Aktuell liegt im Rahmen einer dreißigjährigen Rückschau die dürrste Renditeperiode vor. Während in der Vergangenheit in zahlreichen europäischen Metropolen noch Büroimmobilien mit einer Nettoanfangsrendite von über fünf Prozent angekauft werden konnten, werden diese Immobilien derzeit oft sogar unter der Drei-Prozent-Marke (Berlin und München: 2,7 Prozent) gehandelt. Nimmt man das „Japanisierungs“-Szenario vorweg, mit einer längeren Phase von niedrigen Zinsen und geringem Wirtschaftswachstum, dann dürfte der Immobilienmarkt wohl weiterhin ein Substitut für den Anleihemarkt darstellen, sodass institutionelle Investoren ihre Multi-Asset-Portfolios zulasten von Bonds und zugunsten von Alternativen Assets wie Immobilien ausrichten.

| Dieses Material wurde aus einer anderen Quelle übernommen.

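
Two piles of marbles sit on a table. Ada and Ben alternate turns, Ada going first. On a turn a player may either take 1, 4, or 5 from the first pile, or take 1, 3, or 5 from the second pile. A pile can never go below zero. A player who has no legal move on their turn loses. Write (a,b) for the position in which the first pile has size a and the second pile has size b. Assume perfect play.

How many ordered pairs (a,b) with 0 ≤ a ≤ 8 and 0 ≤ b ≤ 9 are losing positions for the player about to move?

Build the W/L table. Terminal = L. A non-terminal position is W if it has a move to some L; otherwise it is L.
Every move lowers a or b (never raises either), so fill the grid row by row in increasing a, and left to right within a row: each cell's successors are then already labelled.
      b=0  b=1  b=2  b=3  b=4  b=5  b=6  b=7  b=8  b=9
a=0:    L    W    L    W    L    W    L    W    L    W
a=1:    W    L    W    L    W    L    W    L    W    L
a=2:    L    W    L    W    L    W    L    W    L    W
a=3:    W    L    W    L    W    L    W    L    W    L
a=4:    W    W    W    W    W    W    W    W    W    W
a=5:    W    W    W    W    W    W    W    W    W    W
a=6:    W    W    W    W    W    W    W    W    W    W
a=7:    W    W    W    W    W    W    W    W    W    W
a=8:    L    W    L    W    L    W    L    W    L    W
Cells with no legal move (terminal, hence L): (0,0).
The remaining L cells, each justified by listing all of its moves:
(0,2): only reaches (0,1)(W), which is W → L
(0,4): only reaches (0,3)(W), (0,1)(W), all W → L
(0,6): only reaches (0,5)(W), (0,3)(W), (0,1)(W), all W → L
(0,8): only reaches (0,7)(W), (0,5)(W), (0,3)(W), all W → L
(1,1): only reaches (0,1)(W), (1,0)(W), all W → L
(1,3): only reaches (0,3)(W), (1,2)(W), (1,0)(W), all W → L
(1,5): only reaches (0,5)(W), (1,4)(W), (1,2)(W), (1,0)(W), all W → L
(1,7): only reaches (0,7)(W), (1,6)(W), (1,4)(W), (1,2)(W), all W → L
(1,9): only reaches (0,9)(W), (1,8)(W), (1,6)(W), (1,4)(W), all W → L
(2,0): only reaches (1,0)(W), which is W → L
(2,2): only reaches (1,2)(W), (2,1)(W), all W → L
(2,4): only reaches (1,4)(W), (2,3)(W), (2,1)(W), all W → L
(2,6): only reaches (1,6)(W), (2,5)(W), (2,3)(W), (2,1)(W), all W → L
(2,8): only reaches (1,8)(W), (2,7)(W), (2,5)(W), (2,3)(W), all W → L
(3,1): only reaches (2,1)(W), (3,0)(W), all W → L
(3,3): only reaches (2,3)(W), (3,2)(W), (3,0)(W), all W → L
(3,5): only reaches (2,5)(W), (3,4)(W), (3,2)(W), (3,0)(W), all W → L
(3,7): only reaches (2,7)(W), (3,6)(W), (3,4)(W), (3,2)(W), all W → L
(3,9): only reaches (2,9)(W), (3,8)(W), (3,6)(W), (3,4)(W), all W → L
(8,0): only reaches (7,0)(W), (4,0)(W), (3,0)(W), all W → L
(8,2): only reaches (7,2)(W), (4,2)(W), (3,2)(W), (8,1)(W), all W → L
(8,4): only reaches (7,4)(W), (4,4)(W), (3,4)(W), (8,3)(W), (8,1)(W), all W → L
(8,6): only reaches (7,6)(W), (4,6)(W), (3,6)(W), (8,5)(W), (8,3)(W), (8,1)(W), all W → L
(8,8): only reaches (7,8)(W), (4,8)(W), (3,8)(W), (8,7)(W), (8,5)(W), (8,3)(W), all W → L
Every other cell has at least one move into one of the L cells above, so it is W.
L cells per row: a=0: 5, a=1: 5, a=2: 5, a=3: 5, a=4: 0, a=5: 0, a=6: 0, a=7: 0, a=8: 5; total 25.

25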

Warnung vor Fehlbewertungen

Gerade vor dem Hintergrund der Renditekompression und der beschriebenen Renditewüste („yield drought“) müssten Immobilieninvestitionen aber auf ihre Werthaltigkeit geprüft werden, so Catella. Sehr niedrige Zinssätze führten zu Fehlbewertungen (Vermögenspreisblasen), die viele Investoren übersähen, wenn lediglich Preise (und nicht Werte) betrachtet würden.

Zweckmäßig sei eine Anwendung des Discounted-Cashflow-Verfahrens (DCF), da dann über den Diskontierungszins explizit der Risikogehalt der unsicheren Cashflows erfasst werden könne. Die Volatilität – in Form der Standardabweichung – sei in den großen Metropolen im Vergleich zu den mittleren Städten stärker ausgeprägt und somit mit einer höheren Prämie zu versehen. Für Investments in den großen Metropolen sei die Vermögensillusion deutlich stärker ausgeprägt als in den mittleren Städten. Sollten Zinsen und Renditen langjährig niedrig bleiben, werde sich die Schere zwischen Preis und Wert in den großen Metropolen weiter auseinanderentwickeln. Ein Blick fernab der großen Städte erscheint für institutionelle Investoren lohnend, findet Catella.